Spontaneous catalyst-free polymerizations of 4-ethynylpyridine (4EPy) and 2-ethynylpyridine with bifunctional quaternizing agents (QAs) of bis(bromomethyl)arenes provide highly crosslinked polymer networks in high yields. 13C cross-polarization magic-angle spinning (CP/MAS) NMR, Fourier transform IR (FTIR) and diffuse reflectance vis spectroscopy confirm that these networks consist of polyacetylene main chains substituted with pyridyl and pyridiniumyl groups, the latter interconnected with -CH 2(arylene)CH2- linkers. Variation of the 4EPy/QA ratio in the polymerization feed results in networks with different extents of crosslinking and pyridyl/pyridiniumyl ratio (N/N+ from 0 to 1.32).

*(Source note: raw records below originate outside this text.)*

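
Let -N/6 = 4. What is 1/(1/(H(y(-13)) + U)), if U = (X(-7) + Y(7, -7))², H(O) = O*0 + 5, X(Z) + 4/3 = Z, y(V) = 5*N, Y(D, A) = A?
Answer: 2161/9 ≈ 240.11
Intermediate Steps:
N = -24 (N = -6*4 = -24)
y(V) = -120 (y(V) = 5*(-24) = -120)
X(Z) = -4/3 + Z
H(O) = 5 (H(O) = 0 + 5 = 5)
U = 2116/9 (U = ((-4/3 - 7) - 7)² = (-25/3 - 7)² = (-46/3)² = 2116/9 ≈ 235.11)
1/(1/(H(y(-13)) + U)) = 1/(1/(5 + 2116/9)) = 1/(1/(2161/9)) = 1/(9/2161) = 2161/9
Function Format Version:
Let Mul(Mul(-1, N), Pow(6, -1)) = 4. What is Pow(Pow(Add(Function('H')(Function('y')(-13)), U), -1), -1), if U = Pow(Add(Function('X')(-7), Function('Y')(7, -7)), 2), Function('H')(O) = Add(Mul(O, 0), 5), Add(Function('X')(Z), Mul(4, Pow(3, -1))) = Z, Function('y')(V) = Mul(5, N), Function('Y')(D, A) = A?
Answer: Rational(2161, 9) ≈ 240.11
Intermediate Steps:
N = -24 (N = Mul(-6, 4) = -24)
Function('y')(V) = -120 (Function('y')(V) = Mul(5, -24) = -120)
Function('X')(Z) = Add(Rational(-4, 3), Z)
Function('H')(O) = 5 (Function('H')(O) = Add(0, 5) = 5)
U = Rational(2116, 9) (U = Pow(Add(Add(Rational(-4, 3), -7), -7), 2) = Pow(Add(Rational(-25, 3), -7), 2) = Pow(Rational(-46, 3), 2) = Rational(2116, 9) ≈ 235.11)
Pow(Pow(Add(Function('H')(Function('y')(-13)), U), -1), -1) = Pow(Pow(Add(5, Rational(2116, 9)), -1), -1) = Pow(Pow(Rational(2161, 9), -1), -1) = Pow(Rational(9, 2161), -1) = Rational(2161, 9)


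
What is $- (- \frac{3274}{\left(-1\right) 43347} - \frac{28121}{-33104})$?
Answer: $- \frac{1327343483}{1434959088} \approx -0.925$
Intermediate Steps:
$- (- \frac{3274}{\left(-1\right) 43347} - \frac{28121}{-33104}) = - (- \frac{3274}{-43347} - - \frac{28121}{33104}) = - (\left(-3274\right) \left(- \frac{1}{43347}\right) + \frac{28121}{33104}) = - (\frac{3274}{43347} + \frac{28121}{33104}) = \left(-1\right) \frac{1327343483}{1434959088} = - \frac{1327343483}{1434959088}$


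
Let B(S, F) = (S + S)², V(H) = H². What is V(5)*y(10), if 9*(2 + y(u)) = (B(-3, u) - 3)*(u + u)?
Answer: 5350/3 ≈ 1783.3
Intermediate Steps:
B(S, F) = 4*S² (B(S, F) = (2*S)² = 4*S²)
y(u) = -2 + 22*u/3 (y(u) = -2 + ((4*(-3)² - 3)*(u + u))/9 = -2 + ((4*9 - 3)*(2*u))/9 = -2 + ((36 - 3)*(2*u))/9 = -2 + (33*(2*u))/9 = -2 + (66*u)/9 = -2 + 22*u/3)
V(5)*y(10) = 5²*(-2 + (22/3)*10) = 25*(-2 + 220/3) = 25*(214/3) = 5350/3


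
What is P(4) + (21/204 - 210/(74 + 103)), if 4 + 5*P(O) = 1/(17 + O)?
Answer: -789431/421260 ≈ -1.8740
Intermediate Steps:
P(O) = -⅘ + 1/(5*(17 + O))
P(4) + (21/204 - 210/(74 + 103)) = (-67 - 4*4)/(5*(17 + 4)) + (21/204 - 210/(74 + 103)) = (⅕)*(-67 - 16)/21 + (21*(1/204) - 210/177) = (⅕)*(1/21)*(-83) + (7/68 - 210*1/177) = -83/105 + (7/68 - 70/59) = -83/105 - 4347/4012 = -789431/421260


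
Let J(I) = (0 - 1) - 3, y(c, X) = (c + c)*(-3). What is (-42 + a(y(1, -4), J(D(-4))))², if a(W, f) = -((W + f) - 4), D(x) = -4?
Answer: 784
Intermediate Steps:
y(c, X) = -6*c (y(c, X) = (2*c)*(-3) = -6*c)
J(I) = -4 (J(I) = -1 - 3 = -4)
a(W, f) = 4 - W - f (a(W, f) = -(-4 + W + f) = 4 - W - f)
(-42 + a(y(1, -4), J(D(-4))))² = (-42 + (4 - (-6) - 1*(-4)))² = (-42 + (4 - 1*(-6) + 4))² = (-42 + (4 + 6 + 4))² = (-42 + 14)² = (-28)² = 784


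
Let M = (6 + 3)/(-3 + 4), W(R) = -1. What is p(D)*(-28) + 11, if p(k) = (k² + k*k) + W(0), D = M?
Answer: -4497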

Networks exhibit photoluminescence and are also moderately active in CO 2 capture (the highest uptake is 16.4 cm3 (STP) g -1 at 293 K and an equilibrium CO2 pressure of 750 Torr). Polymerizations of 4-, and 2-ethynylpyridine with bifunctional quaternizing agents of bis(bromomethyl)arenes provide highly crosslinked networks with polyacetylene main chains substituted by pyridyl and pyridiniumyl groups and crosslinked via -CH2(arylene)CH2- linkers.

Depending on the synthesis conditions, the networks differ in crosslinking extent and pyridyl/pyridiniumyl ratio. The networks exhibit photoluminescence and CO 2 capture.